‘Rejoice in the Lord always! I say it again, rejoice!” Pope Francis began his homily with these words, quoting Saint Paul in the second reading for the Canonization Mass of St. Junipero Serra. And rejoice is what we did! The seminarians and religious who filled the inside of the Basilica of the National Shrine of the Immaculate Conception erupted into a frenzy as we welcomed the Vicar of Christ into the Blessed Mother’s home. After months of anticipation, the Holy Father was finally in our nation’s capital.
My brother seminarians from Saint John Paul II Seminary and I were blessed not only to attend the Mass, but also to have the Holy Father visit our home.
The seminarians at JPII had been looking forward to this day for months. When Pope Francis first announced his trip to D.C., Cardinal Wuerl told us that he would suggest our seminary as one of the “must see’s” in Washington. When it became evident that this suggestion would become reality, my brothers and I found it difficult to talk about anything else! What made the experience more real were the frequent visits by the Secret Service. That was truly when we knew this was really going to happen!
On the day of the Mass and visit, we made our way down to the basilica escorted by Secret Service. After spending some time in prayer, greeting our friends inside the church, and watching some of the coverage of the Pope’s visit, the moment finally arrived when Pope Francis walked inside the shrine.
A wave of cheers and applause! Seeing the Vicar of Christ in person is indescribable. Many of us in the room had only seen him in the news, on prayer cards, or as a toy figurine. But before us was Peter himself. Even though he was flanked by security, Pope Francis took his time down the center aisle, smiling and greeting the crowd. When he made it to the top of the steps of the sanctuary, Cardinal Wuerl, who was accompanying him, invited him to turn around so that he could take a good look at the future of the Catholic Church in America. We roared into another round of cheers and applause for our pope, but we quickly quieted ourselves as the Holy Father made the sign of the cross and gave us his blessing. The Holy Spirit’s presence filled the entire basilica.

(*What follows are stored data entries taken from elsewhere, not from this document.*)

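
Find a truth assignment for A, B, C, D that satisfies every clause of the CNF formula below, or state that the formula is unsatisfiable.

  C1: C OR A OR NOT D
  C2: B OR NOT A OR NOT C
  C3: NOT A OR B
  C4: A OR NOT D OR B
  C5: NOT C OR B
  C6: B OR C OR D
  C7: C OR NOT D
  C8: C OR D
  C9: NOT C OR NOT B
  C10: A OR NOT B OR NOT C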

The Mass itself was so beautiful, and to be a part of history for the first-ever canonization on American soil was a “once in a lifetime” experience. Following Mass, my brothers and I were again escorted by Secret Service back to the seminary where we awaited Pope Francis’ arrival.
We gathered on the front steps, and one by one, motorcycles and police cars rounded the corner. Finally, the Fiat 500 we were waiting for came into view. The Holy Father pulled in front of the seminary and was greeted with chants of “Francisco! Francisco!” by his future priests. He stepped out with the biggest smile on his face. You never would have thought that he had just come from celebrating a Mass with more than 25,000 people in attendance.
With the help of his translator, Pope Francis shared a few words with us in Spanish, nothing prepared but straight from the heart. He told us that he was so happy to see young men listening to God’s call and answering it. What he said next, however, caught me off guard. He asked, “Do you adore Jesus? I know you love Him. You pray to Him; you worship Him; you serve Him – but do you truly adore Him above everything?” What a profoundly simple, yet important, question the Holy Father himself posed to us. Pope Francis was reminding us that having an incredibly deep relationship with our Lord is the key to a fruitful priesthood.
Another key to a fruitful priesthood? Tired priests. Pope Francis told us that a good priest is one who works and works and works and goes to bed each night tired (and without the help of medicine!). We had an example of this kind of priest before our eyes in the Holy Father. He could have returned to the Apostolic Nunciature immediately after Mass, but the leader of 1.2 billion Catholics chose to spend a few minutes at the end of a very busy day with 49 seminarians. Blessed does not even begin to describe how my brothers and I felt.
In true “Francis” fashion, he concluded his remarks by reminding us that he too is a sinner and asked us to pray for him as he promises to pray for us. He, along with Cardinal Wuerl, joined us on the front steps to take a few pictures. Before he departed, we sang “Lauda Jerusalem” as he blessed a few articles and left us with the following handwritten message: “May the seminarians of Saint John Paul II Seminary grow daily in their love for Jesus and be his witnesses to the world. And please, pray for me. Don’t forget!! – Francis”
We won’t forget, Your Holiness!
(Patrick Agustin is a second year pre-theology student at the Archdiocese of Washington’s St. John Paul II Seminary.)